Dans tous ces cas, la solution scientifique consistait à utiliser un petit animal pour s’assurer que les médicaments et les autres produits chimiques étaient sans danger pour les humains. Mais utiliser des animaux pour prédire ce qui pourrait se passer chez les humains est loin d’être un procédé fiable. Parfois, les réactions des animaux sont similaires à celles des humains, et parfois elles sont très différentes. Même entre des espèces plus proches comme des souris et des rats, les réactions ne sont semblables que dans 60% des cas, et différentes souches de la même espèce peuvent réagir au même médicament de manière très différente.

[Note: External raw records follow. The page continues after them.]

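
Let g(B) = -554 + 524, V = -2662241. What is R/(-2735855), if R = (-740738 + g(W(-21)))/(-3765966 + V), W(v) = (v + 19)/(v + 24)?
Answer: -740768/17586642261985 ≈ -4.2121e-8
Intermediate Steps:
W(v) = (19 + v)/(24 + v)
g(B) = -30
R = 740768/6428207 (R = (-740738 - 30)/(-3765966 - 2662241) = -740768/(-6428207) = -740768*(-1/6428207) = 740768/6428207 ≈ 0.11524)
R/(-2735855) = (740768/6428207)/(-2735855) = (740768/6428207)*(-1/2735855) = -740768/17586642261985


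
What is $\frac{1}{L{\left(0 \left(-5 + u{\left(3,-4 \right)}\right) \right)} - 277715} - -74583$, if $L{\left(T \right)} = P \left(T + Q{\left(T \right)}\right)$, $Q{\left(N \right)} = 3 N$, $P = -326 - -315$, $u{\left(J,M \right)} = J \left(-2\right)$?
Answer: $\frac{20712817844}{277715} \approx 74583.0$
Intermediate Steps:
$u{\left(J,M \right)} = - 2 J$
$P = -11$ ($P = -326 + 315 = -11$)
$L{\left(T \right)} = - 44 T$ ($L{\left(T \right)} = - 11 \left(T + 3 T\right) = - 11 \cdot 4 T = - 44 T$)
$\frac{1}{L{\left(0 \left(-5 + u{\left(3,-4 \right)}\right) \right)} - 277715} - -74583 = \frac{1}{- 44 \cdot 0 \left(-5 - 6\right) - 277715} - -74583 = \frac{1}{- 44 \cdot 0 \left(-5 - 6\right) - 277715} + 74583 = \frac{1}{- 44 \cdot 0 \left(-11\right) - 277715} + 74583 = \frac{1}{\left(-44\right) 0 - 277715} + 74583 = \frac{1}{0 - 277715} + 74583 = \frac{1}{-277715} + 74583 = - \frac{1}{277715} + 74583 = \frac{20712817844}{277715}$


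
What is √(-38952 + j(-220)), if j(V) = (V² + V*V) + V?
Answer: 2*√14407 ≈ 240.06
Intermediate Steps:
j(V) = V + 2*V² (j(V) = (V² + V²) + V = 2*V² + V = V + 2*V²)
√(-38952 + j(-220)) = √(-38952 - 220*(1 + 2*(-220))) = √(-38952 - 220*(1 - 440)) = √(-38952 - 220*(-439)) = √(-38952 + 96580) = √57628 = 2*√14407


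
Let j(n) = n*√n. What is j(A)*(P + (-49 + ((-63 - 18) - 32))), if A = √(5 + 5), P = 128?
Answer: -34*10^(¾) ≈ -191.20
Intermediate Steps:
A = √10 ≈ 3.1623
j(n) = n^(3/2)
j(A)*(P + (-49 + ((-63 - 18) - 32))) = (√10)^(3/2)*(128 + (-49 + ((-63 - 18) - 32))) = 10^(¾)*(128 + (-49 + (-81 - 32))) = 10^(¾)*(128 + (-49 - 113)) = 10^(¾)*(128 - 162) = 10^(¾)*(-34) = -34*10^(¾)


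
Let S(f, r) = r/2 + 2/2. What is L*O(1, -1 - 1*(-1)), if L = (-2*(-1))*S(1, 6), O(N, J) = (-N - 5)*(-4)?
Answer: 192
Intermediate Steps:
S(f, r) = 1 + r/2 (S(f, r) = r*(½) + 2*(½) = r/2 + 1 = 1 + r/2)
O(N, J) = 20 + 4*N (O(N, J) = (-5 - N)*(-4) = 20 + 4*N)
L = 8 (L = (-2*(-1))*(1 + (½)*6) = 2*(1 + 3) = 2*4 = 8)
L*O(1, -1 - 1*(-1)) = 8*(20 + 4*1) = 8*(20 + 4) = 8*24 = 192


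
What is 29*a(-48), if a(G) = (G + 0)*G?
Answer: 66816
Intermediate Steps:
a(G) = G**2 (a(G) = G*G = G**2)
29*a(-48) = 29*(-48)**2 = 29*2304 = 66816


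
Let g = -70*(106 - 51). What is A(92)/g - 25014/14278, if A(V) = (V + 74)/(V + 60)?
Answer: -30249097/17263400 ≈ -1.7522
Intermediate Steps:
A(V) = (74 + V)/(60 + V)
g = -3850 (g = -70*55 = -3850)
A(92)/g - 25014/14278 = ((74 + 92)/(60 + 92))/(-3850) - 25014/14278 = (166/152)*(-1/3850) - 25014*1/14278 = ((1/152)*166)*(-1/3850) - 1137/649 = (83/76)*(-1/3850) - 1137/649 = -83/292600 - 1137/649 = -30249097/17263400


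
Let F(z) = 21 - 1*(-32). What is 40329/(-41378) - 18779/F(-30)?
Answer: -779174899/2193034 ≈ -355.30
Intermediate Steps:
F(z) = 53 (F(z) = 21 + 32 = 53)
40329/(-41378) - 18779/F(-30) = 40329/(-41378) - 18779/53 = 40329*(-1/41378) - 18779*1/53 = -40329/41378 - 18779/53 = -779174899/2193034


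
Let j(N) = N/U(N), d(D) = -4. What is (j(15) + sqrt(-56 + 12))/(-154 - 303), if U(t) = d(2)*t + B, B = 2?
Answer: 15/26506 - 2*I*sqrt(11)/457 ≈ 0.00056591 - 0.014515*I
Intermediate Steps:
U(t) = 2 - 4*t (U(t) = -4*t + 2 = 2 - 4*t)
j(N) = N/(2 - 4*N)
(j(15) + sqrt(-56 + 12))/(-154 - 303) = ((1/2)*15/(1 - 2*15) + sqrt(-56 + 12))/(-154 - 303) = ((1/2)*15/(1 - 30) + sqrt(-44))/(-457) = ((1/2)*15/(-29) + 2*I*sqrt(11))*(-1/457) = ((1/2)*15*(-1/29) + 2*I*sqrt(11))*(-1/457) = (-15/58 + 2*I*sqrt(11))*(-1/457) = 15/26506 - 2*I*sqrt(11)/457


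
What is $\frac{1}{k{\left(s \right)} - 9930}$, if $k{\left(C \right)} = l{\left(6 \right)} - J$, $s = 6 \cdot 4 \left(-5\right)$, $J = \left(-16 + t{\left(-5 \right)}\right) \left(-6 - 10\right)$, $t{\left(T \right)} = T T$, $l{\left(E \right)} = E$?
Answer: $- \frac{1}{9780} \approx -0.00010225$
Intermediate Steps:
$t{\left(T \right)} = T^{2}$
$J = -144$ ($J = \left(-16 + \left(-5\right)^{2}\right) \left(-6 - 10\right) = \left(-16 + 25\right) \left(-16\right) = 9 \left(-16\right) = -144$)
$s = -120$ ($s = 24 \left(-5\right) = -120$)
$k{\left(C \right)} = 150$ ($k{\left(C \right)} = 6 - -144 = 6 + 144 = 150$)
$\frac{1}{k{\left(s \right)} - 9930} = \frac{1}{150 - 9930} = \frac{1}{-9780} = - \frac{1}{9780}$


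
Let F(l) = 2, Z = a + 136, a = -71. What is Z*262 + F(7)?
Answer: 17032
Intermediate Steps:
Z = 65 (Z = -71 + 136 = 65)
Z*262 + F(7) = 65*262 + 2 = 17030 + 2 = 17032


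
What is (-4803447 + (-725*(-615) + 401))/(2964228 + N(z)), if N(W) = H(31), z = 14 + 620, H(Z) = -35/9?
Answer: -39214539/26678017 ≈ -1.4699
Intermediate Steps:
H(Z) = -35/9 (H(Z) = -35*⅑ = -35/9)
z = 634
N(W) = -35/9
(-4803447 + (-725*(-615) + 401))/(2964228 + N(z)) = (-4803447 + (-725*(-615) + 401))/(2964228 - 35/9) = (-4803447 + (445875 + 401))/(26678017/9) = (-4803447 + 446276)*(9/26678017) = -4357171*9/26678017 = -39214539/26678017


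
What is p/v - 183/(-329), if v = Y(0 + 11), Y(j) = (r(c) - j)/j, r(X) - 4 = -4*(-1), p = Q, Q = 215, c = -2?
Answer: -777536/987 ≈ -787.78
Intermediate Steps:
p = 215
r(X) = 8 (r(X) = 4 - 4*(-1) = 4 + 4 = 8)
Y(j) = (8 - j)/j
v = -3/11 (v = (8 - (0 + 11))/(0 + 11) = (8 - 1*11)/11 = (8 - 11)/11 = (1/11)*(-3) = -3/11 ≈ -0.27273)
p/v - 183/(-329) = 215/(-3/11) - 183/(-329) = 215*(-11/3) - 183*(-1/329) = -2365/3 + 183/329 = -777536/987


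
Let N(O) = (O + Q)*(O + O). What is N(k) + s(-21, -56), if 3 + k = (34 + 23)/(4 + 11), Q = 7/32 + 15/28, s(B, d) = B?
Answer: -12959/700 ≈ -18.513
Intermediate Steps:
Q = 169/224 (Q = 7*(1/32) + 15*(1/28) = 7/32 + 15/28 = 169/224 ≈ 0.75446)
k = 4/5 (k = -3 + (34 + 23)/(4 + 11) = -3 + 57/15 = -3 + 57*(1/15) = -3 + 19/5 = 4/5 ≈ 0.80000)
N(O) = 2*O*(169/224 + O) (N(O) = (O + 169/224)*(O + O) = (169/224 + O)*(2*O) = 2*O*(169/224 + O))
N(k) + s(-21, -56) = (1/112)*(4/5)*(169 + 224*(4/5)) - 21 = (1/112)*(4/5)*(169 + 896/5) - 21 = (1/112)*(4/5)*(1741/5) - 21 = 1741/700 - 21 = -12959/700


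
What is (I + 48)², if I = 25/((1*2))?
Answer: 14641/4 ≈ 3660.3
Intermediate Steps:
I = 25/2 ≈ 12.500
(I + 48)² = (25/2 + 48)² = (121/2)² = 14641/4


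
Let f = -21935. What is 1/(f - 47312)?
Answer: -1/69247 ≈ -1.4441e-5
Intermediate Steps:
1/(f - 47312) = 1/(-21935 - 47312) = 1/(-69247) = -1/69247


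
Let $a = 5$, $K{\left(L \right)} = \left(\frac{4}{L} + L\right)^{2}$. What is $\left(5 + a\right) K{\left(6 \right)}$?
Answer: $\frac{4000}{9} \approx 444.44$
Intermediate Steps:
$K{\left(L \right)} = \left(L + \frac{4}{L}\right)^{2}$
$\left(5 + a\right) K{\left(6 \right)} = \left(5 + 5\right) \frac{\left(4 + 6^{2}\right)^{2}}{36} = 10 \frac{\left(4 + 36\right)^{2}}{36} = 10 \frac{40^{2}}{36} = 10 \cdot \frac{1}{36} \cdot 1600 = 10 \cdot \frac{400}{9} = \frac{4000}{9}$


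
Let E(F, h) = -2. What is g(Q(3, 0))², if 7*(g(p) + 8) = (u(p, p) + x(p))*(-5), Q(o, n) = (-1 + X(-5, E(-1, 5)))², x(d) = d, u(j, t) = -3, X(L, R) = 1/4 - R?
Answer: 609961/12544 ≈ 48.626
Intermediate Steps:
X(L, R) = ¼ - R
Q(o, n) = 25/16 (Q(o, n) = (-1 + (¼ - 1*(-2)))² = (-1 + (¼ + 2))² = (-1 + 9/4)² = (5/4)² = 25/16)
g(p) = -41/7 - 5*p/7 (g(p) = -8 + ((-3 + p)*(-5))/7 = -8 + (15 - 5*p)/7 = -8 + (15/7 - 5*p/7) = -41/7 - 5*p/7)
g(Q(3, 0))² = (-41/7 - 5/7*25/16)² = (-41/7 - 125/112)² = (-781/112)² = 609961/12544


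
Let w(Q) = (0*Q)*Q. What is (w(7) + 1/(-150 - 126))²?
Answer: 1/76176 ≈ 1.3127e-5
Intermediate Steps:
w(Q) = 0 (w(Q) = 0*Q = 0)
(w(7) + 1/(-150 - 126))² = (0 + 1/(-150 - 126))² = (0 + 1/(-276))² = (0 - 1/276)² = (-1/276)² = 1/76176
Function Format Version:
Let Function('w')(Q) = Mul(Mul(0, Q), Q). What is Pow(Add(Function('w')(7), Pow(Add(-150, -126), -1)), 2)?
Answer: Rational(1, 76176) ≈ 1.3127e-5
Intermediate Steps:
Function('w')(Q) = 0 (Function('w')(Q) = Mul(0, Q) = 0)
Pow(Add(Function('w')(7), Pow(Add(-150, -126), -1)), 2) = Pow(Add(0, Pow(Add(-150, -126), -1)), 2) = Pow(Add(0, Pow(-276, -1)), 2) = Pow(Add(0, Rational(-1, 276)), 2) = Pow(Rational(-1, 276), 2) = Rational(1, 76176)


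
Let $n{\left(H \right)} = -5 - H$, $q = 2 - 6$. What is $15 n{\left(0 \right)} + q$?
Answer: $-79$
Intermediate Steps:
$q = -4$ ($q = 2 - 6 = -4$)
$15 n{\left(0 \right)} + q = 15 \left(-5 - 0\right) - 4 = 15 \left(-5 + 0\right) - 4 = 15 \left(-5\right) - 4 = -75 - 4 = -79$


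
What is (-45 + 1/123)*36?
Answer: -66408/41 ≈ -1619.7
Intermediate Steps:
(-45 + 1/123)*36 = -5534/123*36 = -66408/41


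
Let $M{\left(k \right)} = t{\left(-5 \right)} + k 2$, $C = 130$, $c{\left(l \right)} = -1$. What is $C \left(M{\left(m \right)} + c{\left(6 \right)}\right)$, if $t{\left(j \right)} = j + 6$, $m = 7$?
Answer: $1820$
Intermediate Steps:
$t{\left(j \right)} = 6 + j$
$M{\left(k \right)} = 1 + 2 k$ ($M{\left(k \right)} = \left(6 - 5\right) + k 2 = 1 + 2 k$)
$C \left(M{\left(m \right)} + c{\left(6 \right)}\right) = 130 \left(\left(1 + 2 \cdot 7\right) - 1\right) = 130 \left(\left(1 + 14\right) - 1\right) = 130 \left(15 - 1\right) = 130 \cdot 14 = 1820$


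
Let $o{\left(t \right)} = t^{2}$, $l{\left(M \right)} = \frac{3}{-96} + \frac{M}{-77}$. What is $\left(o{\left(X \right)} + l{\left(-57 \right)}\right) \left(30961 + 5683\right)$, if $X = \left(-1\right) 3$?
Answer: $\frac{219158603}{616} \approx 3.5578 \cdot 10^{5}$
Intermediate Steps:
$X = -3$
$l{\left(M \right)} = - \frac{1}{32} - \frac{M}{77}$ ($l{\left(M \right)} = 3 \left(- \frac{1}{96}\right) + M \left(- \frac{1}{77}\right) = - \frac{1}{32} - \frac{M}{77}$)
$\left(o{\left(X \right)} + l{\left(-57 \right)}\right) \left(30961 + 5683\right) = \left(\left(-3\right)^{2} - - \frac{1747}{2464}\right) \left(30961 + 5683\right) = \left(9 + \left(- \frac{1}{32} + \frac{57}{77}\right)\right) 36644 = \left(9 + \frac{1747}{2464}\right) 36644 = \frac{23923}{2464} \cdot 36644 = \frac{219158603}{616}$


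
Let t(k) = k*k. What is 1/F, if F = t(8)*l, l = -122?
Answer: -1/7808 ≈ -0.00012807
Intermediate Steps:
t(k) = k²
F = -7808 (F = 8²*(-122) = 64*(-122) = -7808)
1/F = 1/(-7808) = -1/7808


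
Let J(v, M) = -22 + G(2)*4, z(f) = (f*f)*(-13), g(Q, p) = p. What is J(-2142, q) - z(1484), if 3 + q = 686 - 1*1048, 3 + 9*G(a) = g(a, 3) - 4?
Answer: 257663738/9 ≈ 2.8629e+7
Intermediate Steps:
G(a) = -4/9 (G(a) = -⅓ + (3 - 4)/9 = -⅓ + (⅑)*(-1) = -⅓ - ⅑ = -4/9)
z(f) = -13*f² (z(f) = f²*(-13) = -13*f²)
q = -365 (q = -3 + (686 - 1*1048) = -3 + (686 - 1048) = -3 - 362 = -365)
J(v, M) = -214/9 (J(v, M) = -22 - 4/9*4 = -22 - 16/9 = -214/9)
J(-2142, q) - z(1484) = -214/9 - (-13)*1484² = -214/9 - (-13)*2202256 = -214/9 - 1*(-28629328) = -214/9 + 28629328 = 257663738/9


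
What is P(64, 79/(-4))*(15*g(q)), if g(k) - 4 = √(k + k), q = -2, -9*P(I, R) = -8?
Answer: 160/3 + 80*I/3 ≈ 53.333 + 26.667*I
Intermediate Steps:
P(I, R) = 8/9 (P(I, R) = -⅑*(-8) = 8/9)
g(k) = 4 + √2*√k (g(k) = 4 + √(k + k) = 4 + √(2*k) = 4 + √2*√k)
P(64, 79/(-4))*(15*g(q)) = 8*(15*(4 + √2*√(-2)))/9 = 8*(15*(4 + √2*(I*√2)))/9 = 8*(15*(4 + 2*I))/9 = 8*(60 + 30*I)/9 = 160/3 + 80*I/3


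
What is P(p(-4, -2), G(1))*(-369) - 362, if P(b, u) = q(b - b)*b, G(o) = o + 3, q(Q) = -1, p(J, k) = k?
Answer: -1100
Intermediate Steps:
G(o) = 3 + o
P(b, u) = -b
P(p(-4, -2), G(1))*(-369) - 362 = -1*(-2)*(-369) - 362 = 2*(-369) - 362 = -738 - 362 = -1100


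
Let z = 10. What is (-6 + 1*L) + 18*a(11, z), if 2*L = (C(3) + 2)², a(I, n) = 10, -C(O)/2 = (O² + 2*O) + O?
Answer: 752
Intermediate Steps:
C(O) = -6*O - 2*O² (C(O) = -2*((O² + 2*O) + O) = -2*(O² + 3*O) = -6*O - 2*O²)
L = 578 (L = (-2*3*(3 + 3) + 2)²/2 = (-2*3*6 + 2)²/2 = (-36 + 2)²/2 = (½)*(-34)² = (½)*1156 = 578)
(-6 + 1*L) + 18*a(11, z) = (-6 + 1*578) + 18*10 = (-6 + 578) + 180 = 572 + 180 = 752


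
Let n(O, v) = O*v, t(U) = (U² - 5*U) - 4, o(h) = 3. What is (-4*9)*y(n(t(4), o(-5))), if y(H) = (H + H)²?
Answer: -82944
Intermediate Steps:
t(U) = -4 + U² - 5*U
y(H) = 4*H² (y(H) = (2*H)² = 4*H²)
(-4*9)*y(n(t(4), o(-5))) = (-4*9)*(4*((-4 + 4² - 5*4)*3)²) = -144*((-4 + 16 - 20)*3)² = -144*(-8*3)² = -144*(-24)² = -144*576 = -36*2304 = -82944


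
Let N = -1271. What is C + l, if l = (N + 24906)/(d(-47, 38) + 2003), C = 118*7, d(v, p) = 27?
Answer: 11727/14 ≈ 837.64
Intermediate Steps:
C = 826
l = 163/14 (l = (-1271 + 24906)/(27 + 2003) = 23635/2030 = 23635*(1/2030) = 163/14 ≈ 11.643)
C + l = 826 + 163/14 = 11727/14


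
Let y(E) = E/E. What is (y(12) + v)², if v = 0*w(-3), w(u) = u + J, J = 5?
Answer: 1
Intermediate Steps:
w(u) = 5 + u (w(u) = u + 5 = 5 + u)
v = 0 (v = 0*(5 - 3) = 0*2 = 0)
y(E) = 1
(y(12) + v)² = (1 + 0)² = 1² = 1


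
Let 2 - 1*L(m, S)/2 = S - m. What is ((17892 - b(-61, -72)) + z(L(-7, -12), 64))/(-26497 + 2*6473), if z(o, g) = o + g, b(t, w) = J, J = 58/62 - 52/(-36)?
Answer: -5012966/3780729 ≈ -1.3259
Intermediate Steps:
L(m, S) = 4 - 2*S + 2*m (L(m, S) = 4 - 2*(S - m) = 4 + (-2*S + 2*m) = 4 - 2*S + 2*m)
J = 664/279 (J = 58*(1/62) - 52*(-1/36) = 29/31 + 13/9 = 664/279 ≈ 2.3799)
b(t, w) = 664/279
z(o, g) = g + o
((17892 - b(-61, -72)) + z(L(-7, -12), 64))/(-26497 + 2*6473) = ((17892 - 1*664/279) + (64 + (4 - 2*(-12) + 2*(-7))))/(-26497 + 2*6473) = ((17892 - 664/279) + (64 + (4 + 24 - 14)))/(-26497 + 12946) = (4991204/279 + (64 + 14))/(-13551) = (4991204/279 + 78)*(-1/13551) = (5012966/279)*(-1/13551) = -5012966/3780729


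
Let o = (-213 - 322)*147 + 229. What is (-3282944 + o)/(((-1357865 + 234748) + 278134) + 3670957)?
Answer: -1680680/1412987 ≈ -1.1895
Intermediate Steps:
o = -78416 (o = -535*147 + 229 = -78645 + 229 = -78416)
(-3282944 + o)/(((-1357865 + 234748) + 278134) + 3670957) = (-3282944 - 78416)/(((-1357865 + 234748) + 278134) + 3670957) = -3361360/((-1123117 + 278134) + 3670957) = -3361360/(-844983 + 3670957) = -3361360/2825974 = -3361360*1/2825974 = -1680680/1412987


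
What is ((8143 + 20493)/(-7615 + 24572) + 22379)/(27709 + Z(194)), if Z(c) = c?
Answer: 126503113/157717057 ≈ 0.80209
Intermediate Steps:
((8143 + 20493)/(-7615 + 24572) + 22379)/(27709 + Z(194)) = ((8143 + 20493)/(-7615 + 24572) + 22379)/(27709 + 194) = (28636/16957 + 22379)/27903 = (28636*(1/16957) + 22379)*(1/27903) = (28636/16957 + 22379)*(1/27903) = (379509339/16957)*(1/27903) = 126503113/157717057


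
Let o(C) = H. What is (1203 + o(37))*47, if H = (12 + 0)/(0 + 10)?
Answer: 282987/5 ≈ 56597.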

Remplacer les tests sur les animaux : l’exemple des pyrogènes

Les scientifiques ont découvert que les contaminations bactériennes des médicaments provoquaient la fièvre dans les années 1950 (Figure 2). Dix ans plus tard, ils ont découvert que les mêmes substances bactériennes faisaient coaguler le sang des limules. Cela a inspiré la mise au point d’un nouveau test basé sur l’échantillionage du sang des limules (test de pyrogènes sur limule), qui a remplacé 90 % des tests sur les lapins à partir des années 1980. Puis, en 1995, un autre test a été mis au point grâce aux avancées dans l’étude du système immunitaire humain, plus précisément des globules blancs appelés « monocytes », qui produisent les signaux chimiques responsables de la fièvre. Ces tests sont maintenant appelés « test d’activation des monocytes ». En fonction de la réaction des monocytes, ces tests permettent de déterminer si des substances sont contaminées par des pyrogènes. L’auteur de cet article a mis au point l’un de ces tests et a dirigé une étude internationale avec d’autres scientifiques qui avaient mis au point des tests similaires. Ensemble, ils ont démontré qu’ils pouvaient remplacer les tests effectués sur les animaux par des tests d’activation des monocytes [1, 2]. À la suite d’un examen approfondi par des experts, ces tests ont été validés en 2006 et reconnus par un certain nombre d’organisations à travers le monde au cours des années suivantes. Toutefois, ils n’ont pas encore remplacé tous les tests sur des animaux. En 2017, 80 % des tests des pyrogènes sur les lapins avaient été remplacés en Europe, et d’ici à 2030, tous les tests sur les lapins en Europe devraient cesser. D’autres régions du monde n’y sont pas encore. Il aura donc fallu environ 30 ans pour que le test sur la limule remplace environ 90 % des tests sur les lapins, et encore 30 ans pour que les tests d’activation des monocytes remplacent les 10 % restants. C’est trop lent, mais nous apprenons de ces précurseurs ! Une fois que les scientifiques auront compris ce qui se passe dans le corps humain, ils seront en mesure d’utiliser des tests qui ne n’impliquent pas d’animaux.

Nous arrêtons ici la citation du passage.